KroniK des Robinsons de DIE

samedi 6 octobre
Aujourd’hui, j’ai oublié la clé de l’appartement où nous stockons le matériel. Il va falloir faire avec ce que nous avons sous la main, c’est-à-dire quatre balles en mousse et des cônes de fil vides avec lesquelles je pensais faire des marionnettes. D’abord, nous jouons aux quilles. Les balles sont un peu légères et nous avons du mal de faire tomber les cônes.
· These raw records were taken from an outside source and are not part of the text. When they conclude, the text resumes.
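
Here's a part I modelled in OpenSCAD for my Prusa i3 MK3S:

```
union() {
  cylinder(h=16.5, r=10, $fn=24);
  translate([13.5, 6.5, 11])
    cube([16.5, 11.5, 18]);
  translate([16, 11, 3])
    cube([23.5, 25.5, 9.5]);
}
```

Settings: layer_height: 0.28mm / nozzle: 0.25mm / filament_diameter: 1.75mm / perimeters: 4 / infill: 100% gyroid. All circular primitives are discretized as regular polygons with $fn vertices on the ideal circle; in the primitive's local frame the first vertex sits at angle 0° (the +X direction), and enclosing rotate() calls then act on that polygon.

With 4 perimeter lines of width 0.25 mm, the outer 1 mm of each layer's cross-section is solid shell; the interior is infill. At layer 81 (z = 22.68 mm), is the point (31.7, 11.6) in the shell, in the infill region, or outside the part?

outside

At z = 22.68 mm: the cylinder does not reach this height (z outside [0, 16.5]); the 16.5×11.5 cube at (13.5, 6.5) contributes its full rectangle; the cube at (16, 11) is absent (z outside [3, 12.5]); Taking the union: only the 16.5×11.5 cube at (13.5, 6.5) is present, so the union is just that shape — 1 connected region. Overall, the cross-section is a single solid region. The nearest boundary edge runs (30.00, 6.50)→(30.00, 18.00); distance from the point to it = 1.70 mm. The point is not inside any of the regions above, so it lies outside the cross-section (1.70 mm from the nearest boundary).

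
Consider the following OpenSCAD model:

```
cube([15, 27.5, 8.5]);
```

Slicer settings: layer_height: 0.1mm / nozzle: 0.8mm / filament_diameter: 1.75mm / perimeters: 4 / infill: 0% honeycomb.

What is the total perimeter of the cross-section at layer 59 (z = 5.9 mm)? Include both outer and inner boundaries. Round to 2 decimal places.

85.00 mm

At z = 5.9 mm: the cube is present — its section is the full 15×27.5 rectangle (perimeter 85.00 mm). Overall, the cross-section is a single solid region. Total boundary length (outer) = 85.00 mm.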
Nous faisons une pyramide. Quand elle est très grande, un souffle de vent suffit à la faire tomber et ça nous fait beaucoup rire. Valérie, la maman de Cassandra et Maëlys nous amène une balle de tennis et nous rejouons aux quilles, chacun son tour lance la balle une fois et nous comptons les pièces tombées. Je sens que les enfants se lassent et je propose un rallye à vélo auquel je participe moi aussi puisque je viens toujours en vélo. Nous essayerons plusieurs circuits, jusqu’à l’heure du goûter. Eh oui, il est déjà quatre heures ! Naïssa a repéré du raisin derrière les garages, mais il est trop haut pour qu’elle puisse le cueillir. En grimpant sur un muret, j’arrive à glaner quelques grappes qui viendront améliorer notre collation. Je n’arrive pas à partir car les enfants se mettent à construire une cabane avec des cartons abandonnés mais j’ai rendez-vous ce soir et je les laisse en leur recommandant de ranger tout ça pour que la concierge ne fasse pas disparaître ces précieux matériaux de construction.